Bemerkenswert ist, dass genau diese Gruppe von Risikokapitalgebern - zusammen mit den traditionellen „Falken“ aus dem republikanischen Lager und dem Verteidigungssektor - zum Haupttreiber der neuen Phase des wirtschaftlichen Konflikts mit China geworden ist. Für sie ist die tarifliche und technologische Eskalation keine Bedrohung, sondern eine Chance: Der Anstieg der Staatsausgaben für Verteidigung, die Schaffung paralleler Produktionsketten und staatliche Anreize eröffnen riesige Märkte. Die Hauptunsicherheit bleibt dabei die gleiche - nicht das Niveau der Zölle, sondern die Veränderlichkeit der Regeln. Doch die Konsequenz der Handlungen der Administration verleiht dieser Turbulenz einen kontrollierten Charakter. Washington zeigt, dass es bereit ist, entschlossen zu handeln, jedoch im Rahmen einer vorhersehbaren Logik: Indem es die Einsätze erhöht, schafft es Raum für zukünftige Verhandlungen und behält die Kontrolle über das Tempo des Prozesses.

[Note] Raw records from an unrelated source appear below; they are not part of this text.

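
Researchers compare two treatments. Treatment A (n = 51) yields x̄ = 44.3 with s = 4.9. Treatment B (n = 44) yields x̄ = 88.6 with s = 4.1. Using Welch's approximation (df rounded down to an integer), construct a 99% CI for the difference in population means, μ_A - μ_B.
(-46.73, -41.87)

Difference: x̄₁ - x̄₂ = -44.30
SE = √(s₁²/n₁ + s₂²/n₂) = √(4.9²/51 + 4.1²/44) = 0.9235
df = 92.92 → 92 (Welch–Satterthwaite, rounded down)
t* = 2.630

CI: -44.30 ± 2.630 · 0.9235 = -44.30 ± 2.43 = (-46.73, -41.87)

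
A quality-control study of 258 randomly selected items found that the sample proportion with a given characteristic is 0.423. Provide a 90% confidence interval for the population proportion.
(0.372, 0.474)

Proportion CI:
SE = √(p̂(1-p̂)/n) = √(0.423 · 0.577 / 258) = 0.03076

z* = 1.645
Margin = z* · SE = 1.645 · 0.03076 = 0.0506

CI: 0.423 ± 0.0506 = (0.372, 0.474)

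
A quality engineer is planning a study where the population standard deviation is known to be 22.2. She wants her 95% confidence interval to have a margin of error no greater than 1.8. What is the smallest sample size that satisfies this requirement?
n ≥ 585

For margin E ≤ 1.8:
n ≥ (z* · σ / E)²
n ≥ (1.960 · 22.2 / 1.8)²
n ≥ 584.35

Minimum n = 585 (rounding up)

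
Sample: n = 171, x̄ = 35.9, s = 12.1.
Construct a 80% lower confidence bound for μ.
μ ≥ 35.12

Lower bound (one-sided):
t* = 0.844 (one-sided for 80%)
Lower bound = x̄ - t* · s/√n = 35.9 - 0.844 · 12.1/√171 = 35.12

We are 80% confident that μ ≥ 35.12.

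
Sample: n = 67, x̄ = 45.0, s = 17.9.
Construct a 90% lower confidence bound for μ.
μ ≥ 42.17

Lower bound (one-sided):
t* = 1.295 (one-sided for 90%)
Lower bound = x̄ - t* · s/√n = 45.0 - 1.295 · 17.9/√67 = 42.17

We are 90% confident that μ ≥ 42.17.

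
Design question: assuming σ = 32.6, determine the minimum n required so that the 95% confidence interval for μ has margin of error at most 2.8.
n ≥ 521

For margin E ≤ 2.8:
n ≥ (z* · σ / E)²
n ≥ (1.960 · 32.6 / 2.8)²
n ≥ 520.75

Minimum n = 521 (rounding up)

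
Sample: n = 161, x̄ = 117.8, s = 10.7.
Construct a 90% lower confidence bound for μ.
μ ≥ 116.71

Lower bound (one-sided):
t* = 1.287 (one-sided for 90%)
Lower bound = x̄ - t* · s/√n = 117.8 - 1.287 · 10.7/√161 = 116.71

We are 90% confident that μ ≥ 116.71.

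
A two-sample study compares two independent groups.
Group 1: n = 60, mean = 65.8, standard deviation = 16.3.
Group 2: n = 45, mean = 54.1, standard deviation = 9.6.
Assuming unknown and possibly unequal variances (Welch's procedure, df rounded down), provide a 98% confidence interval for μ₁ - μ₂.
(5.68, 17.72)

Difference: x̄₁ - x̄₂ = 11.70
SE = √(s₁²/n₁ + s₂²/n₂) = √(16.3²/60 + 9.6²/45) = 2.5448
df = 98.07 → 98 (Welch–Satterthwaite, rounded down)
t* = 2.365

CI: 11.70 ± 2.365 · 2.5448 = 11.70 ± 6.02 = (5.68, 17.72)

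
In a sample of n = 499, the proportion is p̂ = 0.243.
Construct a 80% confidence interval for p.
(0.218, 0.268)

Proportion CI:
SE = √(p̂(1-p̂)/n) = √(0.243 · 0.757 / 499) = 0.01920

z* = 1.282
Margin = z* · SE = 1.282 · 0.01920 = 0.0246

CI: 0.243 ± 0.0246 = (0.218, 0.268)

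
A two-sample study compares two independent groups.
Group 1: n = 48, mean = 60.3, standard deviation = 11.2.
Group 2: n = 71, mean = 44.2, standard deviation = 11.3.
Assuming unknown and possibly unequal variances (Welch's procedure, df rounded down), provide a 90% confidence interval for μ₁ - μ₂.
(12.61, 19.59)

Difference: x̄₁ - x̄₂ = 16.10
SE = √(s₁²/n₁ + s₂²/n₂) = √(11.2²/48 + 11.3²/71) = 2.1004
df = 101.63 → 101 (Welch–Satterthwaite, rounded down)
t* = 1.660

CI: 16.10 ± 1.660 · 2.1004 = 16.10 ± 3.49 = (12.61, 19.59)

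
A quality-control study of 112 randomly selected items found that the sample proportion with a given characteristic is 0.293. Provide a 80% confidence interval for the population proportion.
(0.238, 0.348)

Proportion CI:
SE = √(p̂(1-p̂)/n) = √(0.293 · 0.707 / 112) = 0.04301

z* = 1.282
Margin = z* · SE = 1.282 · 0.04301 = 0.0551

CI: 0.293 ± 0.0551 = (0.238, 0.348)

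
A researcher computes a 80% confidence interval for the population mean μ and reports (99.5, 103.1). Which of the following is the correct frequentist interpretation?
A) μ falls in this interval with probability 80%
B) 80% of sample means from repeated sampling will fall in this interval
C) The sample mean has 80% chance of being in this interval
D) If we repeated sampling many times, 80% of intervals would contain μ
D

A) Wrong — μ is fixed; the randomness lives in the interval, not in μ.
B) Wrong — coverage applies to intervals containing μ, not to future x̄ values.
C) Wrong — x̄ is observed and sits in the interval by construction.
D) Correct — this is the frequentist long-run coverage interpretation.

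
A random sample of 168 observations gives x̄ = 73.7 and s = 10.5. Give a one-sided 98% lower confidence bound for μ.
μ ≥ 72.02

Lower bound (one-sided):
t* = 2.070 (one-sided for 98%)
Lower bound = x̄ - t* · s/√n = 73.7 - 2.070 · 10.5/√168 = 72.02

We are 98% confident that μ ≥ 72.02.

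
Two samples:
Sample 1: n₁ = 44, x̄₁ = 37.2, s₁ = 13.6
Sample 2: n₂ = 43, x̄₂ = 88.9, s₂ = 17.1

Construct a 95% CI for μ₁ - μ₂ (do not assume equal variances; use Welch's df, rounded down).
(-58.30, -45.10)

Difference: x̄₁ - x̄₂ = -51.70
SE = √(s₁²/n₁ + s₂²/n₂) = √(13.6²/44 + 17.1²/43) = 3.3172
df = 80.08 → 80 (Welch–Satterthwaite, rounded down)
t* = 1.990

CI: -51.70 ± 1.990 · 3.3172 = -51.70 ± 6.60 = (-58.30, -45.10)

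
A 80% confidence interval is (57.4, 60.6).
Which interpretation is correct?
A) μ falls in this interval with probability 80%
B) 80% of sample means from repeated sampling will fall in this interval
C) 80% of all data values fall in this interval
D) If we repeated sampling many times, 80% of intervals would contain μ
D

A) Wrong — μ is fixed; the randomness lives in the interval, not in μ.
B) Wrong — coverage applies to intervals containing μ, not to future x̄ values.
C) Wrong — a CI is about the parameter μ, not individual data values.
D) Correct — this is the frequentist long-run coverage interpretation.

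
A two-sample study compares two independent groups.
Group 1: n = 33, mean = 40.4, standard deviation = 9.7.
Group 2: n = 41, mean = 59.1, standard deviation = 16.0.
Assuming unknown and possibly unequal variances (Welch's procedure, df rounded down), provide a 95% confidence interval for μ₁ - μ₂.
(-24.72, -12.68)

Difference: x̄₁ - x̄₂ = -18.70
SE = √(s₁²/n₁ + s₂²/n₂) = √(9.7²/33 + 16.0²/41) = 3.0158
df = 67.32 → 67 (Welch–Satterthwaite, rounded down)
t* = 1.996

CI: -18.70 ± 1.996 · 3.0158 = -18.70 ± 6.02 = (-24.72, -12.68)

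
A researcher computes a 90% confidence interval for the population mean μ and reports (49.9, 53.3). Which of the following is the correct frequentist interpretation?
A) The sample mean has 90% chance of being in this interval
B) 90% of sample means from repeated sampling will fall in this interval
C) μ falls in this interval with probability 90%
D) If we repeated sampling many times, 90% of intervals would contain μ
D

A) Wrong — x̄ is observed and sits in the interval by construction.
B) Wrong — coverage applies to intervals containing μ, not to future x̄ values.
C) Wrong — μ is fixed; the randomness lives in the interval, not in μ.
D) Correct — this is the frequentist long-run coverage interpretation.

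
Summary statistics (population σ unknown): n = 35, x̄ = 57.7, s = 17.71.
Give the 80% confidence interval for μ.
(53.79, 61.61)

t-interval (σ unknown):
df = n - 1 = 34
t* = 1.307 for 80% confidence

Margin of error = t* · s/√n = 1.307 · 17.71/√35 = 3.91

CI: (53.79, 61.61)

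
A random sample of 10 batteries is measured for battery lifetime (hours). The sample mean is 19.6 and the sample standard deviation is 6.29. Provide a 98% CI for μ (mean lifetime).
(13.99, 25.21)

t-interval (σ unknown):
df = n - 1 = 9
t* = 2.821 for 98% confidence

Margin of error = t* · s/√n = 2.821 · 6.29/√10 = 5.61

CI: (13.99, 25.21)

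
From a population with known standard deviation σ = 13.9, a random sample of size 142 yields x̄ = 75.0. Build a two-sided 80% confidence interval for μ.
(73.50, 76.50)

z-interval (σ known):
z* = 1.282 for 80% confidence

Margin of error = z* · σ/√n = 1.282 · 13.9/√142 = 1.50

CI: (75.0 - 1.50, 75.0 + 1.50) = (73.50, 76.50)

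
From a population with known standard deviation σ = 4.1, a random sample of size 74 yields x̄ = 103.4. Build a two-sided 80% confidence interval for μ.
(102.79, 104.01)

z-interval (σ known):
z* = 1.282 for 80% confidence

Margin of error = z* · σ/√n = 1.282 · 4.1/√74 = 0.61

CI: (103.4 - 0.61, 103.4 + 0.61) = (102.79, 104.01)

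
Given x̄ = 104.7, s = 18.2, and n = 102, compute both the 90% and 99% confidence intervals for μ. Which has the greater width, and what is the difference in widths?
99% CI is wider by 3.48

df = 101
90% CI: t* = 1.660, (101.71, 107.69), width = 2 · t* · s/√n = 5.98
99% CI: t* = 2.625, (99.97, 109.43), width = 2 · t* · s/√n = 9.46

The 99% CI is wider by 9.46 - 5.98 = 3.48.
Higher confidence requires a wider interval.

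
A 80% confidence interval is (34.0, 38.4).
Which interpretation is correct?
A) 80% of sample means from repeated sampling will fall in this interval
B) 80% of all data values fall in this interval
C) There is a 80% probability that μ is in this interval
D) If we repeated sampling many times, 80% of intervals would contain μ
D

A) Wrong — coverage applies to intervals containing μ, not to future x̄ values.
B) Wrong — a CI is about the parameter μ, not individual data values.
C) Wrong — μ is fixed; the randomness lives in the interval, not in μ.
D) Correct — this is the frequentist long-run coverage interpretation.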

Letztendlich entsteht eine neue Realität: Der Handels- und Technologie-Konflikt wird zu einem langfristigen Instrument des wettbewerblichen Ausgleichs. Er verteilt Kapital um, verändert die Natur staatlicher Aufträge und legt eine Bahn fest, auf der Wirtschaftspolitik, Sicherheit und Innovationen zu einem einheitlichen System verschmelzen. Dieser Prozess ist bereits unumkehrbar und wird, gemessen am Umfang der beteiligten Akteure, die Architektur der Weltwirtschaft in den kommenden Jahrzehnten bestimmen. Vor diesem Hintergrund wird die Rolle Russlands immer bedeutender. Mit erheblichen Reserven an Titan, Nickel, Palladium, Seltenen Erden und Energieressourcen bleibt es einer der wenigen Akteure, die das Gleichgewicht zwischen den USA und China beeinflussen können. Für Washington sind russische Ressourcen ein potenzieller Ausgleich für Chinas Dominanz bei kritischen Mineralien; für Peking eine Quelle strategischer Stabilität. Moskau befindet sich objektiv in der Position eines ausgleichenden Spielers, der das Ressourcenfenster als Element der Verhandlungsmacht nutzen kann.
Dabei ist seine Teilnahme an der entstehenden technologischen und industriellen Architektur nur zu gleichberechtigten Bedingungen und unter Anerkennung des Status Russlands als eigenständiges Machtzentrum möglich - und den Schritten der Trump-Administration zufolge wird dies in Washington verstanden: Eine Zusammenarbeit mit Russland ist nur unter Anerkennung seiner Rolle in dieser Hinsicht möglich.
Oleg Janowski, Dozent am Lehrstuhl für politische Theorie der MGIMO, Mitglied des Rates für Außen- und Verteidigungspolitik.